The Presidency has dismissed the World Bank’s recent report estimating that 139 million Nigerians are living in poverty, describing the figure as a “modelled global estimate” that does not reflect the nation’s current realities.
President Bola Tinubu’s Special Adviser on Media and Public Communication, Sunday Dare, stated this in a post on his official X handle on Thursday, October 9.
Dare said while Nigeria valued its long-standing partnership with the World Bank, the figure quoted “must be properly contextualised.”
He cautioned against interpreting the number as a “literal, real-time headcount,” explaining that it was based on a global poverty line of $2.15 per person per day, using 2017 Purchasing Power Parity (PPP) terms.
“If converted nominally, that figure equals about $64.5 per month, or nearly ₦100,000 at today’s exchange rate — well above Nigeria’s new minimum wage of ₦70,000.
“Clearly, the measure is an analytical construct, not a direct reflection of local income realities,” he said.
The presidential aide noted that the poverty estimates were derived from historical data, with Nigeria’s last major household consumption survey conducted in 2018/19, and often overlook the informal and subsistence economies that sustain millions of households.
READ ALSO: World Bank Raises Alarm: 139m Nigerians Sink Deeper Into Poverty Despite Reform Gains
According to him, “the government therefore regards the figure as a modelled global estimate, not an empirical representation of conditions in 2025. What truly matters is the trajectory — and Nigeria’s is now one of recovery and inclusive reform.”
Dare highlighted several initiatives by President Tinubu’s administration aimed at cushioning economic hardship and improving household welfare, including Conditional Cash Transfers expanded to reach 15 million households, the Renewed Hope Ward Development Programme targeting all 8,809 wards, and strengthened National Social Investment Programmes such as N-Power, TraderMoni, and Home-Grown School Feeding.
He said the government had disbursed over ₦297 billion since 2023 to vulnerable families, alongside food security programmes, infrastructure financing through the Renewed Hope Infrastructure Fund, and affordable credit access via the National Credit Guarantee Company.

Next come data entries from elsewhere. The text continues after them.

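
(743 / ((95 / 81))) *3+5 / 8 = 1444867 / 760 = 1901.14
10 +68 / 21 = 278 / 21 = 13.24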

The statement added that the administration was tackling the “root causes of poverty rather than its symptoms” through reforms like fuel subsidy removal, exchange rate unification, and fiscal redirection toward productive sectors.
“Even the World Bank itself has acknowledged that these reforms are already restoring macroeconomic stability and renewed growth momentum,” Dare said.
He emphasised that the government’s priority was ensuring that economic recovery translates to real welfare gains through affordable food, quality jobs, and reliable infrastructure.
“The reforms are necessary. The direction is right. The foundation for a fairer and more prosperous Nigeria is being firmly laid,” Dare concluded.